Hm, unfortunately this is not very informative. So it really seems that the CPU just stops working at a random point, without involving hardware really…

Another idea worth trying is to run a memory tester for some hours. We typically use memtester which is preinstalled in our stock image.

If you do have JTAG access, connecting a hardware debugging might help too. Unless the CPU/bus is really completely stuck, you should be able to get register information etc…

It took a little more work than expected to upgrade to LinuxImageV2.8b1. I had to reduce the image size in order to flash successfully. It did grow quiet a lot.
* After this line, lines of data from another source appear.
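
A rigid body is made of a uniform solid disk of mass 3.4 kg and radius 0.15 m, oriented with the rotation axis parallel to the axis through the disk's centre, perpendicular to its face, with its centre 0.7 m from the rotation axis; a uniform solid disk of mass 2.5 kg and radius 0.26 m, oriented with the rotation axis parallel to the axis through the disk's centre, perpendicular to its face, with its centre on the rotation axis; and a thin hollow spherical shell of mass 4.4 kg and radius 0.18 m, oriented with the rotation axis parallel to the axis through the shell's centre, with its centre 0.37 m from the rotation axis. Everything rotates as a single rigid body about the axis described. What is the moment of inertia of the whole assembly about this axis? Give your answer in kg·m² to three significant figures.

Solid disk: I_cm = (1/2)MR² = (1/2)(3.4)(0.15)² = 0.03825 kg·m²; centre at d = 0.7 m, so the parallel axis theorem gives I = 0.03825 + (3.4)(0.7)² = 1.7042 kg·m².
Solid disk: I_cm = (1/2)MR² = (1/2)(2.5)(0.26)² = 0.0845 kg·m²; axis through the centre, so I = 0.0845 kg·m².
Spherical shell: I_cm = (2/3)MR² = (2/3)(4.4)(0.18)² = 0.09504 kg·m²; centre at d = 0.37 m, so the parallel axis theorem gives I = 0.09504 + (4.4)(0.37)² = 0.6974 kg·m².
Total I = 1.7042 + 0.0845 + 0.6974 = 2.4861 kg·m².

2.49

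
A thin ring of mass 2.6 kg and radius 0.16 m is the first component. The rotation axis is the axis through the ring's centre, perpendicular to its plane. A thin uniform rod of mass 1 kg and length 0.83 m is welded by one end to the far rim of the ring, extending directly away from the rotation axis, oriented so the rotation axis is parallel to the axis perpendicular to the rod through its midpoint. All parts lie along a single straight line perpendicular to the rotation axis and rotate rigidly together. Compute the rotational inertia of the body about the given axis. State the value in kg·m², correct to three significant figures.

0.455

Thin ring: I_cm = MR² = (2.6)(0.16)² = 0.06656 kg·m²; axis through the centre, so I = 0.06656 kg·m².
Thin rod: I_cm = (1/12)ML² = (1/12)(1)(0.83)² = 0.057408 kg·m²; centre at d = 0.16 + 0.415 = 0.575 m, so the parallel axis theorem gives I = 0.057408 + (1)(0.575)² = 0.38803 kg·m².
Total I = 0.06656 + 0.38803 = 0.45459 kg·m².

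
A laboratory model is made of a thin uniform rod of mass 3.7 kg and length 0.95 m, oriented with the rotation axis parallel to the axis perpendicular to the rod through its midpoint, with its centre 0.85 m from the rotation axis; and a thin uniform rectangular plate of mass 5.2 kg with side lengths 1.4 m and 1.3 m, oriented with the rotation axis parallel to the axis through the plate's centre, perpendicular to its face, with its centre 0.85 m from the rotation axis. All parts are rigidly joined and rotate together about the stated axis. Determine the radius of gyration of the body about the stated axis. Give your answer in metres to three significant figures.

Thin rod: I_cm = (1/12)ML² = (1/12)(3.7)(0.95)² = 0.27827 kg·m²; centre at d = 0.85 m, so I = I_cm + Md² gives I = 0.27827 + (3.7)(0.85)² = 2.9515 kg·m².
Rectangular plate: I_cm = (1/12)M(a²+b²) = (1/12)(5.2)[(1.4)² + (1.3)²] = 1.5817 kg·m²; centre at d = 0.85 m, so I = I_cm + Md² gives I = 1.5817 + (5.2)(0.85)² = 5.3387 kg·m².
Total I = 8.2902 kg·m²; total mass M = 8.9 kg.
k = √(I/M) = √(8.2902/8.9) = 0.96513 m.

0.965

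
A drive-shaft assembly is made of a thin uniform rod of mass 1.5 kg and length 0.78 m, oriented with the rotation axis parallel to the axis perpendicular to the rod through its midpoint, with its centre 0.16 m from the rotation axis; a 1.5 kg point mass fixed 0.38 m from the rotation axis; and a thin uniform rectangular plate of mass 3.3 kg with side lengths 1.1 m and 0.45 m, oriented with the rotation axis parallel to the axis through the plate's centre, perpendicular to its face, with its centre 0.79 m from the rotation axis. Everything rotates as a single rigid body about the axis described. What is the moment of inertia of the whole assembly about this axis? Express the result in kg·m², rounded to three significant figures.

2.78

Thin rod: I_cm = (1/12)ML² = (1/12)(1.5)(0.78)² = 0.07605 kg·m²; centre at d = 0.16 m, so the parallel axis theorem gives I = 0.07605 + (1.5)(0.16)² = 0.11445 kg·m².
Point mass: I_cm = 0; centre at d = 0.38 m, so the parallel axis theorem gives I = 0 + (1.5)(0.38)² = 0.2166 kg·m².
Rectangular plate: I_cm = (1/12)M(a²+b²) = (1/12)(3.3)[(1.1)² + (0.45)²] = 0.38844 kg·m²; centre at d = 0.79 m, so the parallel axis theorem gives I = 0.38844 + (3.3)(0.79)² = 2.448 kg·m².
Total I = 0.11445 + 0.2166 + 2.448 = 2.779 kg·m².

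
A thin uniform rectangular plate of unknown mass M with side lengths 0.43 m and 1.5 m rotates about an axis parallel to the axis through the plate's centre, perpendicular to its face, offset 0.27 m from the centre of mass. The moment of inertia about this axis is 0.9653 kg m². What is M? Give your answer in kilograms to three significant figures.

3.50

I = I_cm + Md² = (1/12)M(a²+b²) + Md² = M·[0.0833333·[(0.43)² + (1.5)²] + (0.27)²] = M·0.27581.
So M = 0.9653 / 0.27581 = 3.4999 kg.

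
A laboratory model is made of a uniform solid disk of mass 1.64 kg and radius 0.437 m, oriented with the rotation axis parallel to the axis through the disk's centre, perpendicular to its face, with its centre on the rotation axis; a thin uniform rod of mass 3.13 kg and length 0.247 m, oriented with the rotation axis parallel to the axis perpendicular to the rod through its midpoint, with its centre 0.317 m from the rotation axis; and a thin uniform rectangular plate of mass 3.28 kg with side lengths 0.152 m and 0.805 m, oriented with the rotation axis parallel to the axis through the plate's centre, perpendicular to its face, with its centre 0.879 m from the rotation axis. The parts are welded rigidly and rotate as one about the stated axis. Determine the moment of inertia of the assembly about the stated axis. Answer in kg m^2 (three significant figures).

Solid disk: I_cm = (1/2)MR² = (1/2)(1.64)(0.437)² = 0.15659 kg m^2; axis through the centre, so I = 0.15659 kg m^2.
Thin rod: I_cm = (1/12)ML² = (1/12)(3.13)(0.247)² = 0.015913 kg m^2; centre at d = 0.317 m, so the parallel axis theorem gives I = 0.015913 + (3.13)(0.317)² = 0.33044 kg m^2.
Rectangular plate: I_cm = (1/12)M(a²+b²) = (1/12)(3.28)[(0.152)² + (0.805)²] = 0.18344 kg m^2; centre at d = 0.879 m, so the parallel axis theorem gives I = 0.18344 + (3.28)(0.879)² = 2.7177 kg m^2.
Total I = 0.15659 + 0.33044 + 2.7177 = 3.2047 kg m^2.

3.20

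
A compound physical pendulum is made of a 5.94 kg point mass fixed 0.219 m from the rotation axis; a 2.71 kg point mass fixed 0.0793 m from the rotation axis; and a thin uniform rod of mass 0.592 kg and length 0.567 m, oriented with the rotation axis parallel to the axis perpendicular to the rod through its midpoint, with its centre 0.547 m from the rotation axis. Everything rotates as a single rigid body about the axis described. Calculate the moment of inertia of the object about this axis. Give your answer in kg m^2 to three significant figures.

0.495

Point mass: I_cm = 0; centre at d = 0.219 m, so the parallel axis theorem gives I = 0 + (5.94)(0.219)² = 0.28489 kg m^2.
Point mass: I_cm = 0; centre at d = 0.0793 m, so the parallel axis theorem gives I = 0 + (2.71)(0.0793)² = 0.017042 kg m^2.
Thin rod: I_cm = (1/12)ML² = (1/12)(0.592)(0.567)² = 0.01586 kg m^2; centre at d = 0.547 m, so the parallel axis theorem gives I = 0.01586 + (0.592)(0.547)² = 0.19299 kg m^2.
Total I = 0.28489 + 0.017042 + 0.19299 = 0.49492 kg m^2.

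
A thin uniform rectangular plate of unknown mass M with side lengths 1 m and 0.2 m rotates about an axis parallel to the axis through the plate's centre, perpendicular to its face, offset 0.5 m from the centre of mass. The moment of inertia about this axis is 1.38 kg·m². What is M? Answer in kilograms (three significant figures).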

Anyhow. I do have memtester installed and will run it over night. For JTAG, i imagine i will have alter the image since it is used for audio by default. Will look into that.

**Update: ** Memtester detects no problems.

I’ve an error like this, my linux was corrupted.
Don’t use the on-off button to reset send the shutdown command before.

I reinstalled linux and now that work well.

Thanks for your insight. Unfortunately, there is no such thing as an on-off button or a way to send the shutdown command. Has Power → its on; Has no Power → off. We literally just pull the plug.

Did you find the source of the corruption, or did the problem just go away after a new installation?